Why publicly-listed companies should split their stock

Author:

Mr Rowan Brouwers

Edition:

10th edition (2024/2025)

Keywords:

Read the beginning of the text

In today’s financial landscape, retail investors are turning to equity markets, driven by concerns over the sufficiency of state pensions and income growth (Gempesaw, Henry, & Velthuis, 2022). At the same time, institutional investors must increasingly adhere to stringent regulations on the liquidity of their investment portfolios (for example, the European Insurance and Occupational Pensions Authority, 2024 and the Securities Exchange Commission, 2025). These dynamics have prompted investors to rethink their investment strategies and reconsider their direct exposure to equities, underscoring the growing importance of having easy to access equity markets.

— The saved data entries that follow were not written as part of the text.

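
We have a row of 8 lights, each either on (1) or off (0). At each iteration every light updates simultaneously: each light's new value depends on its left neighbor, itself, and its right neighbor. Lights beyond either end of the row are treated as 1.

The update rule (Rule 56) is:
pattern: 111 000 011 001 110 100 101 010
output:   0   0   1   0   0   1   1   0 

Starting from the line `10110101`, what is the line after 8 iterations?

10110110

01101011
11010110
00101101
10011011
01010110
10101101
01011011
10110110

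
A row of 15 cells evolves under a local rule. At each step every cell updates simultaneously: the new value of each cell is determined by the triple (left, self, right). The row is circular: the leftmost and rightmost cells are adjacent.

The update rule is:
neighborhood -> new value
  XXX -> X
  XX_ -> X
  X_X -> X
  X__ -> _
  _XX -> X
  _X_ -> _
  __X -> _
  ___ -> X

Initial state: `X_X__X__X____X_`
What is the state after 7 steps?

step 1: _X________XX__X
step 2: X__XXXXXX_XX___
step 3: ___XXXXXXXXX_X_
step 4: XX_XXXXXXXXXX__
step 5: XXXXXXXXXXXXX__
step 6: XXXXXXXXXXXXX__  (fixed point — unchanged through step 7)

XXXXXXXXXXXXX__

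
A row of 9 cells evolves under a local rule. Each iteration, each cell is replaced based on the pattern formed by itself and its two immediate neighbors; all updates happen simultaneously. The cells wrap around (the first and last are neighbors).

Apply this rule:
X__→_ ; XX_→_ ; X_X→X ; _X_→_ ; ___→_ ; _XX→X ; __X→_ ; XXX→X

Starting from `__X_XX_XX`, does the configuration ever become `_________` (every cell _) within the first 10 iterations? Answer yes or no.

yes

iteration 1: ___XX_XX_
iteration 2: ___X_XX__
iteration 3: ____XX___
iteration 4: ____X____
iteration 5: _________
all cells are _ at iteration 5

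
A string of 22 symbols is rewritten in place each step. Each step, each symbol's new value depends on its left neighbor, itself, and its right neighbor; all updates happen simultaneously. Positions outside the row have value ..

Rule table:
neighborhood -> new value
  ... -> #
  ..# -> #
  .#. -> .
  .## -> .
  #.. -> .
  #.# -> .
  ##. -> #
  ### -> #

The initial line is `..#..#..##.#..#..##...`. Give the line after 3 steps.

##..#..#.#...#..#.#.##
.#.#..#....##..#.....#
#....#..###.#.#..####.

#....#..###.#.#..####.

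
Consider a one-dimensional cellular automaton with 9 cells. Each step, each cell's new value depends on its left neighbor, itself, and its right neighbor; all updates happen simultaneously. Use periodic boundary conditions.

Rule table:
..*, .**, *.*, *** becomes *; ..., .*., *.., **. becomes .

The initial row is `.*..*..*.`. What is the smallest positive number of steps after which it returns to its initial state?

*..*..*..
..*..*..*
.*..*..*.

3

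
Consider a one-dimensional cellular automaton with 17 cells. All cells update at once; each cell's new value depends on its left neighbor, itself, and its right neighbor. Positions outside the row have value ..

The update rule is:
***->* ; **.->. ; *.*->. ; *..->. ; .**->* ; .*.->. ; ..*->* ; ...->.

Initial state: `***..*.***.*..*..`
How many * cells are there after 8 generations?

**..*..**....*...
*..*..**....*....
..*..**....*.....
.*..**....*......
*..**....*.......
..**....*........
.**....*.........
**....*..........
count of *: 3

3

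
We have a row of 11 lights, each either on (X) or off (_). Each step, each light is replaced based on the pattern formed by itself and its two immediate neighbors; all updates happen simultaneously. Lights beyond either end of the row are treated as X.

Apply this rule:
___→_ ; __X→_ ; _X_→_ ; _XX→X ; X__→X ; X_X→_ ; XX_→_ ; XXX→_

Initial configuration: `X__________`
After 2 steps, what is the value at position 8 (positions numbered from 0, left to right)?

_

_X_________
__X________
position 8 holds _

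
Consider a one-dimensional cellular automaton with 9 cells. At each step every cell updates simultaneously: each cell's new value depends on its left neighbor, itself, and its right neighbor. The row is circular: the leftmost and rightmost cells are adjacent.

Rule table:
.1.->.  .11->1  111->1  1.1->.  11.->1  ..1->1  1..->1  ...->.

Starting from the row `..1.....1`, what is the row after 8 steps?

11111.111

11.1...1.
11..1.1..
1111...11
11111.111
11111.111  (fixed point — unchanged through step 8)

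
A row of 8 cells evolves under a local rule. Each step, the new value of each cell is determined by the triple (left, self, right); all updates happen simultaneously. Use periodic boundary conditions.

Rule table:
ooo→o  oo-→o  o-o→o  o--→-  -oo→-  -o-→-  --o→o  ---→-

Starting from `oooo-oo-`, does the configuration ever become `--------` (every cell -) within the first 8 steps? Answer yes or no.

no

-oooo-oo
o-oooo-o
oo-oooo-
-oo-oooo
o-oo-ooo
oo-oo-oo
ooo-oo-o
oooo-oo-
step 8 is oooo-oo-, still not uniform -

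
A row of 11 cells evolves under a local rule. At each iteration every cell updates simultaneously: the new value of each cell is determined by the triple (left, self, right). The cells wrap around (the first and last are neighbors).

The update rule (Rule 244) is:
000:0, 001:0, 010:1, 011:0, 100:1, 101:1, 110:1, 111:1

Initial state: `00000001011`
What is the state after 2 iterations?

10000001101
11000000110

11000000110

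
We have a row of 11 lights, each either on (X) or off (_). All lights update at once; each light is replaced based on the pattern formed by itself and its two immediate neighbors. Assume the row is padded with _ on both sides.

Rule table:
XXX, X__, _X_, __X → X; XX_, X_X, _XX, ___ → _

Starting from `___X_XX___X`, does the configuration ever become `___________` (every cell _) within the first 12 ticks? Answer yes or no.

no

__XX___X_XX
_X__X_XX___
XXXXX___X__
_XXX_X_XXX_
X_X__X__X_X
X_XXXXXXX_X
X__XXXXX__X
XXX_XXX_XXX
_X___X___X_
XXX_XXX_XXX  (repeats tick 8; period 2)
tick 12: XXX_XXX_XXX
tick 12 is XXX_XXX_XXX, still not uniform _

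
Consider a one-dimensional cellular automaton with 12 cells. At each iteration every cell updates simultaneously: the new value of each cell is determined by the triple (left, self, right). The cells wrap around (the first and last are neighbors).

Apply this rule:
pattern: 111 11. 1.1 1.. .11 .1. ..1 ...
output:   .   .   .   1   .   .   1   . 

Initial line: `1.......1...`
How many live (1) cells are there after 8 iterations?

2

.1.....1.1.1
..1...1.....
.1.1.1.1....
1.......1...  (repeats iteration 0; period 4)
iteration 8: 1.......1...
count of 1: 2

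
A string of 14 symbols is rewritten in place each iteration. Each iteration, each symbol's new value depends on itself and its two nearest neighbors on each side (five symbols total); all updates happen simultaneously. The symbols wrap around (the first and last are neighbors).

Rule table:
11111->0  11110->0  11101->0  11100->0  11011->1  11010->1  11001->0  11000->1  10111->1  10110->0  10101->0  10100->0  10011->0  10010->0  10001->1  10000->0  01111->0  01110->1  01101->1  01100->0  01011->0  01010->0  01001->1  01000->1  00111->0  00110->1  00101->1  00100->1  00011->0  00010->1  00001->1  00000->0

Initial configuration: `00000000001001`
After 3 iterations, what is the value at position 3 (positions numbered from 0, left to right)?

0

iteration 1: 10000000111101
iteration 2: 01000010000010
iteration 3: 01101111001111
position 3 holds 0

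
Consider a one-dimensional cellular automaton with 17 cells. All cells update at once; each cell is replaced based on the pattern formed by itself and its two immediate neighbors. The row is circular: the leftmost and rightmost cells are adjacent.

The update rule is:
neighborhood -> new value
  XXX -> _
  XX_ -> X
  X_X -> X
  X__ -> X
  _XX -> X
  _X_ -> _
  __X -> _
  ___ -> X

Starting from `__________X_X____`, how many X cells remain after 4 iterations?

XXXXXXXXX__X_XXXX
________XX__XX___
XXXXXXX_XXX_XXXXX
______XXX_XXX____
count of X: 6

6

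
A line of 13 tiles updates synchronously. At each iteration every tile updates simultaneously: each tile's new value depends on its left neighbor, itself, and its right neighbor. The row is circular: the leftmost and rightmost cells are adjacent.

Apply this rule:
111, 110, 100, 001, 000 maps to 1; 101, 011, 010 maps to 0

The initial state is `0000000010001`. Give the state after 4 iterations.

1111111101110
0111111100110
1011111111011
1001111111001

1001111111001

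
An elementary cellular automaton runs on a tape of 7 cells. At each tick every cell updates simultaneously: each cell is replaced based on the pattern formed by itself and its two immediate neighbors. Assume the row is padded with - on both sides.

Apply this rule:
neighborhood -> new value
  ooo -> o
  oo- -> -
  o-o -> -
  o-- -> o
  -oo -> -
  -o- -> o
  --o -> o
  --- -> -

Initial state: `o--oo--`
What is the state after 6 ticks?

oooo-o-

ooo--o-
-o-oooo
oo--oo-
--oo--o
-o--ooo
oooo-o-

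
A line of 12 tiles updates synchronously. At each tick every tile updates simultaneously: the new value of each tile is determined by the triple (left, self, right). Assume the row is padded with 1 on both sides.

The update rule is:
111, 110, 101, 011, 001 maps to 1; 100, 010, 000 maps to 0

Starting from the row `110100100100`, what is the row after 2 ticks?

111010010011

111001001001
111010010011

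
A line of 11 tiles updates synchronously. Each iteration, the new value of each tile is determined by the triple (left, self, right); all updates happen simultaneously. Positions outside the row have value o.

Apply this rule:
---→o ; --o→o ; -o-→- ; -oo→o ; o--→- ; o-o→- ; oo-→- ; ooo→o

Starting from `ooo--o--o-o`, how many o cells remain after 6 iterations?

oo--o--o--o
o--o--o--oo
--o--o--ooo
-o--o--oooo
---o--ooooo
-oo--oooooo
count of o: 8

8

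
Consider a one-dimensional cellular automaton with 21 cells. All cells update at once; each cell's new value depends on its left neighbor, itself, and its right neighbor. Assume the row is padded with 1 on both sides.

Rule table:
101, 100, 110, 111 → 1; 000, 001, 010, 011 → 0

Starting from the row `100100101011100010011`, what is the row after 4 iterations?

111110010010101110001

110010010101110001001
111001001010111000100
111100100101011100010
111110010010101110001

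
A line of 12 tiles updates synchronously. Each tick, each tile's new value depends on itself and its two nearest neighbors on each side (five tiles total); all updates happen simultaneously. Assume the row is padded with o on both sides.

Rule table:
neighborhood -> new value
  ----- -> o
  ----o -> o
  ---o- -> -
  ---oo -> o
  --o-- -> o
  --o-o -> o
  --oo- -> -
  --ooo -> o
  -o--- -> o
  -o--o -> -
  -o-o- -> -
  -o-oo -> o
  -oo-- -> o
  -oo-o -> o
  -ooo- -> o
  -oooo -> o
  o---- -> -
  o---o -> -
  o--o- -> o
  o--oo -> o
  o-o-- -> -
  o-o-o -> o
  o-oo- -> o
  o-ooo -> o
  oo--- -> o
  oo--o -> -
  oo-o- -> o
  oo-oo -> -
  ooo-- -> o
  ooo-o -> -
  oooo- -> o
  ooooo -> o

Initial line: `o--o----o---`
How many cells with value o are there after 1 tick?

tick 1: o-ooo-o-oo-o
count of o: 8

8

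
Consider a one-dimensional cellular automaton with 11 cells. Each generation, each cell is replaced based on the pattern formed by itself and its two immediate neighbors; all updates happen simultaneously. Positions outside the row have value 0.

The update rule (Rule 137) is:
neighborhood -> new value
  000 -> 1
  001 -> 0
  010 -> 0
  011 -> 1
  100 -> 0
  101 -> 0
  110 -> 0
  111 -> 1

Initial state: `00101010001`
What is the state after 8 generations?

10000000100
00111110001
10111100100
00111000001
10110011100
00100011001
10001010000
00100000111

00100000111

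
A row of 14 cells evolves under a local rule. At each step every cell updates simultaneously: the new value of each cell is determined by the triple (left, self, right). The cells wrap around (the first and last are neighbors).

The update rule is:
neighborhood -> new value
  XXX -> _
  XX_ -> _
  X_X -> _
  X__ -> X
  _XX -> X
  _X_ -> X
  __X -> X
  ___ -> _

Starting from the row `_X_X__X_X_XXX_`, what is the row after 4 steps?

step 1: XX_XXXX_X_X__X
step 2: ___X____X_XXXX
step 3: X_XXX__XX_X___
step 4: X_X__XXX__XX_X

X_X__XXX__XX_X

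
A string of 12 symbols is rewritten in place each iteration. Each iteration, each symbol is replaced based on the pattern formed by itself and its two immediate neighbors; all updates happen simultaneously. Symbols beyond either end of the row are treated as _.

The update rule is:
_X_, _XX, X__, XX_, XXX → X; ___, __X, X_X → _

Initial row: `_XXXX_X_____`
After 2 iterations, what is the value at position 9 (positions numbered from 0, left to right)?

iteration 1: _XXXX_XX____
iteration 2: _XXXX_XXX___
position 9 holds _

_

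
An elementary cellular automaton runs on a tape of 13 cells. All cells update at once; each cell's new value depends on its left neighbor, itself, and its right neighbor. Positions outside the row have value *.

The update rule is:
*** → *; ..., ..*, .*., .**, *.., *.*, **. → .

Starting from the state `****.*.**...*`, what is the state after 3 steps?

*............

***..........
**...........
*............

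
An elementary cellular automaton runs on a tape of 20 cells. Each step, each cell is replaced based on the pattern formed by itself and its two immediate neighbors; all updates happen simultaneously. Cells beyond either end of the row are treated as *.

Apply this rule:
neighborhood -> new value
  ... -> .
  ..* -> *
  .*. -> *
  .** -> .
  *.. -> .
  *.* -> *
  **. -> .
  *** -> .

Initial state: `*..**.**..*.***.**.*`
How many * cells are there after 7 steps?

5

..*..*...***...*..*.
.**.**..*.....**.***
*..*...**....*..*...
..**..*.....**.**..*
.*...**....*..*...*.
**..*.....**.**..***
...**....*..*...*...
count of *: 5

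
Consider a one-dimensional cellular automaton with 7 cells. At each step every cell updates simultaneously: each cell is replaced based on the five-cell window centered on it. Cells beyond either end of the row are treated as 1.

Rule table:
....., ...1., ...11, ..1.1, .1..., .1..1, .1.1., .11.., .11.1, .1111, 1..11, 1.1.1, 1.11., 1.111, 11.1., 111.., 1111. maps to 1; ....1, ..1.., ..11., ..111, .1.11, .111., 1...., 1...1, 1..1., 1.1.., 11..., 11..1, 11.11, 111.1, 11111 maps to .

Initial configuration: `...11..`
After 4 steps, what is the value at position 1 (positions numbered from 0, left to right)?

.

..1.1.1
..111.1
.1....1
1.1..1.
position 1 holds .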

According to the World Federation of Exchanges (2025), there are currently 54,634 different companies listed on one or multiple stock exchanges. Stock exchanges offer these publicly-listed companies a venue to raise capital and open up their investor base to retail and institutional investors alike. Some publicly-listed companies have a low nominal stock price and are easy to trade, while others have large stock prices, sometimes in the thousands of dollars or euros, or have very illiquid equity, rendering it virtually impossible for market participants to invest in them after the initial listing on the exchange.